7月 9, 2023 オフ・プライス・ストア クラフト・ショップ デパートメント・ストア ブック・ストア ホーム・ファーニッシング 流通業 0

倒産したベッド、バス&ビヨンドは、商標など知的財産をオーバーストック・コムが2,150万ドルで買収、傘下のバイバイ・ベビーズは買主が表れず宙に浮いている。一方、残った店舗リース権は6月末に競売され、109ヵ所の権利が複数の小売業によって買収されたとCNBCが報じている。うち44店舗のリースは、オフプライス・チェーンのバーリントンが1,200万ドルで競売で取得した。同社は、競売以外で6ヵ所の店舗の権利を153万ドルで取得しており、50店舗を1,353万ドルで買収した事になる。これらの店舗所在地は、立地の良い地域が選ばれており、多くはコミュニティー・ショッピングセンターに入居している。他に競売された店舗は、マイケルズが9ヵ所を255万ドル、ハーバーティーズが4ヵ所を46.8万ドル、メイシーズが、ブルンミンデール店の候補地としてフロリダ州ウィンター・パークの店舗を120万ドル、バーンズ&ノーブルが、ノースカロライナ州コンコルドの店舗を12.9万ドルで、それぞれ買収している。その他、店舗の大家となる会社が37ヵ所の店舗の権利を買収している。

ベッド、バス&ビヨンドが倒産申請を行った4月末時点では、468ヵ所の店舗をリースしており、うち153ヵ所が入札されたが、109ヵ所だけの売却が成立している。残りの店舗も今後競売される計画だが、売却できない可能性もある。

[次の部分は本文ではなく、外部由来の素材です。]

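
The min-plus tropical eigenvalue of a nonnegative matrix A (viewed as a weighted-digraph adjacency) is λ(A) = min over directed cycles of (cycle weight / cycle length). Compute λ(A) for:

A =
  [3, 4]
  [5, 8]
λ(A) = 3

Enumerate directed cycles and compute their means (weight / length). Sample:
  cycle 0 → 0: weight = 3, length = 1, mean = 3/1 ≈ 3.000
  cycle 1 → 1: weight = 8, length = 1, mean = 8/1 ≈ 8.000
  cycle 0 → 1 → 0: weight = 9, length = 2, mean = 9/2 ≈ 4.500
  cycle 1 → 0 → 1: weight = 9, length = 2, mean = 9/2 ≈ 4.500
Minimum mean = 3.000, attained e.g. along the cycle 0 → 0 with weight 3 and length 1. So λ(A) = 3/1 = 3.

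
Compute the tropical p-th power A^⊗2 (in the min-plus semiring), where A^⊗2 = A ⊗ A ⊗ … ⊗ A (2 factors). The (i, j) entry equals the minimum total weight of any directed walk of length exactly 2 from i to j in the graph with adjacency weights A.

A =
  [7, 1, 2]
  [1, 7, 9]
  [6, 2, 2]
A^⊗2 =
  [2, 4, 4]
  [8, 2, 3]
  [3, 4, 4]

Each entry (A^⊗2)_ij equals the minimum over all length-2 walks i = v_0 → v_1 → … → v_2 = j of Σ_t A[v_t][v_{t+1}]. For example, for (i, j) = (0, 2) we minimise over 3 possible intermediate vertex sequences; the minimum is 4, attained along the walk 0 → 2 → 2.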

不動産会社のクッシュマン&ウェイクフィールドによると、今年の第1四半期のショッピング・センターの空室率は5.6%で、2007年以降で一番低くなっている。倒産による今回の店舗権の競売は、2023年度に70ヵ所から80ヵ所の新規開店を計画、良い立地を探していたバーリントンにとっては、絶好の機会となった。同社CEOのマイケル・オ’サリバンは、倒産による空き店舗を積極的に探しており、過去にもサーキット・シティー、トイザらス、スポーツ・オーソリティ、リネンズ&シングス、Kマート、シアーズなどの店舗を倒産後買収し、良い結果を得たと述べている。

サンフランシスコやニューヨークでは、ショッピング・センターの空室が増えているが、全米で見ると相対的には好調なようである。